Une fois hors du laboratoire, Vic ne voyait plus la Seine couler, il n’entendait plus le clapotis de l’eau sur les coques des péniches. Il imaginait juste une femme attachée sur un lit, en train de hurler, face à un malade qui lui glissait une aberration de la nature dans la main.

Annabelle Leroy aimait côtoyer des créatures frappées par le sort, des malheureux au corps mutilé.

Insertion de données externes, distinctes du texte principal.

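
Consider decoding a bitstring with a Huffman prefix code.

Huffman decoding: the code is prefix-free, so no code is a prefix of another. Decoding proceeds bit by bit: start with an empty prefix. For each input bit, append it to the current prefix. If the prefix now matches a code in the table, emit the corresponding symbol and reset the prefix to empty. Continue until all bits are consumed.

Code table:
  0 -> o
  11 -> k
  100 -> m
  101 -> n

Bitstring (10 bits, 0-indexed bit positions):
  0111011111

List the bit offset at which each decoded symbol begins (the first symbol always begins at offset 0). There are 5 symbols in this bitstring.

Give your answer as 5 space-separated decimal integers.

Bit 0: prefix='0' -> emit 'o', reset
Bit 1: prefix='1' (no match yet)
Bit 2: prefix='11' -> emit 'k', reset
Bit 3: prefix='1' (no match yet)
Bit 4: prefix='10' (no match yet)
Bit 5: prefix='101' -> emit 'n', reset
Bit 6: prefix='1' (no match yet)
Bit 7: prefix='11' -> emit 'k', reset
Bit 8: prefix='1' (no match yet)
Bit 9: prefix='11' -> emit 'k', reset

Answer: 0 1 3 6 8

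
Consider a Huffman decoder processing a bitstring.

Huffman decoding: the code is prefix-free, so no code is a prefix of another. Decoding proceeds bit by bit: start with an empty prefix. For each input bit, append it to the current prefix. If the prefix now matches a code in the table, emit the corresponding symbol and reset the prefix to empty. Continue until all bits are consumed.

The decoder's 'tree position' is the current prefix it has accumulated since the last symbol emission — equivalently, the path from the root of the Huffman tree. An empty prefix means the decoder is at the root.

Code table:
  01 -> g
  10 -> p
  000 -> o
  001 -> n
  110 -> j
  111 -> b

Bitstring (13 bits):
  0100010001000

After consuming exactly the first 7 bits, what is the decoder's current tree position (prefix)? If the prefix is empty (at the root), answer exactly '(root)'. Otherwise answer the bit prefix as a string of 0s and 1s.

Bit 0: prefix='0' (no match yet)
Bit 1: prefix='01' -> emit 'g', reset
Bit 2: prefix='0' (no match yet)
Bit 3: prefix='00' (no match yet)
Bit 4: prefix='000' -> emit 'o', reset
Bit 5: prefix='1' (no match yet)
Bit 6: prefix='10' -> emit 'p', reset

Answer: (root)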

Elle avait voulu approcher le Minotaure, ce monstre mythologique rejeté dans un labyrinthe, fruit honteux d’une union entre une femme et un animal.

Mais le Minotaure était venu jusqu’à elle.

29. SAMEDI 5 MAI, 10 H 34

Au volant de la Ford, Stéphane enrageait. Rien n’avait fonctionné comme prévu. Il ne se rappelait presque pas de son rêve. Sans doute sa sérieuse biture au whisky de la veille, après sa dispute avec Sylvie. Ne lui restaient, en tête, que des bribes. Des tons rouges, de la fumée, des gens hors d’haleine, une paire de rangers noirs dans un escalier. Rien d’autre. Stéfur avait-il reçu le tatouage sur la hanche, était-il retourné dans la chambre 6 découvrir les messages sur le mur ?

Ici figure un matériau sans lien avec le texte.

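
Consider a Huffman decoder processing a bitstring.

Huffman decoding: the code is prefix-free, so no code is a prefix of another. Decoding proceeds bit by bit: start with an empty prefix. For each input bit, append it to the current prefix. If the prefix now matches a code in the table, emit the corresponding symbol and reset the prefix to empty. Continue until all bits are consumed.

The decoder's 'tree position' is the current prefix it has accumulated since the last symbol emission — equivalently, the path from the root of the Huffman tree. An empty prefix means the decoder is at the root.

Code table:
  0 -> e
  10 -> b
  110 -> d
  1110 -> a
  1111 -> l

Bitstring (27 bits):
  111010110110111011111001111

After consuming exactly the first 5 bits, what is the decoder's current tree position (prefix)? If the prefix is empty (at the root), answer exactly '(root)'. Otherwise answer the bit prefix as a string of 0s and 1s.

Bit 0: prefix='1' (no match yet)
Bit 1: prefix='11' (no match yet)
Bit 2: prefix='111' (no match yet)
Bit 3: prefix='1110' -> emit 'a', reset
Bit 4: prefix='1' (no match yet)

Answer: 1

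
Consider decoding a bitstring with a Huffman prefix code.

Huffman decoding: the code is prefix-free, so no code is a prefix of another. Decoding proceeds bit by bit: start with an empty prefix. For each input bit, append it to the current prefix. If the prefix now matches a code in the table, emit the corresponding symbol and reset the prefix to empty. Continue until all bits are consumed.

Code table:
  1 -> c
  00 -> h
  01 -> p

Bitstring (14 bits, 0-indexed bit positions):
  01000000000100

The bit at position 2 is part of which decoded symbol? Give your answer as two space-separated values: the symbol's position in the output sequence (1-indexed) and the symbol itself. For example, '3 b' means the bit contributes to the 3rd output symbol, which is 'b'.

Bit 0: prefix='0' (no match yet)
Bit 1: prefix='01' -> emit 'p', reset
Bit 2: prefix='0' (no match yet)
Bit 3: prefix='00' -> emit 'h', reset
Bit 4: prefix='0' (no match yet)
Bit 5: prefix='00' -> emit 'h', reset
Bit 6: prefix='0' (no match yet)

Answer: 2 h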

Stéphane se maudissait, une pièce du puzzle lui échappait. Il passait son temps à retourner dans tous les sens les propos de Jacky, le chercheur. Ces histoires de paradoxes, de boucles, de mondes parallèles, de destin. Plus il y réfléchissait, moins il comprenait. Dans le cauchemar de l’hôtel, par exemple, Stéfur avait annoncé à ce Victor, au téléphone, qu’il ne rêvait plus. Visualisait-il le futur dans ses songes, lui aussi ? Agissait-il en conséquence ? Dans ce cas, existait-il un autre Stéfur, que Stéfur voyait évoluer dans un avenir encore plus lointain ? Stéphane songea à cet anneau de Mœbius dont lui avait parlé Jacky, à toutes ces impressions de déjà-vu, et fut pris d’une terrible envie de hurler. Pire que des poupées gigognes, ce truc. Après tout, une séance avec un psy vaudrait sans doute le coup.

Son téléphone sonna.

— Sylvie ?

— Non, Everard. À quoi tu joues ? Ça fait deux jours que j’essaie de te joindre ! La prothèse est prête ?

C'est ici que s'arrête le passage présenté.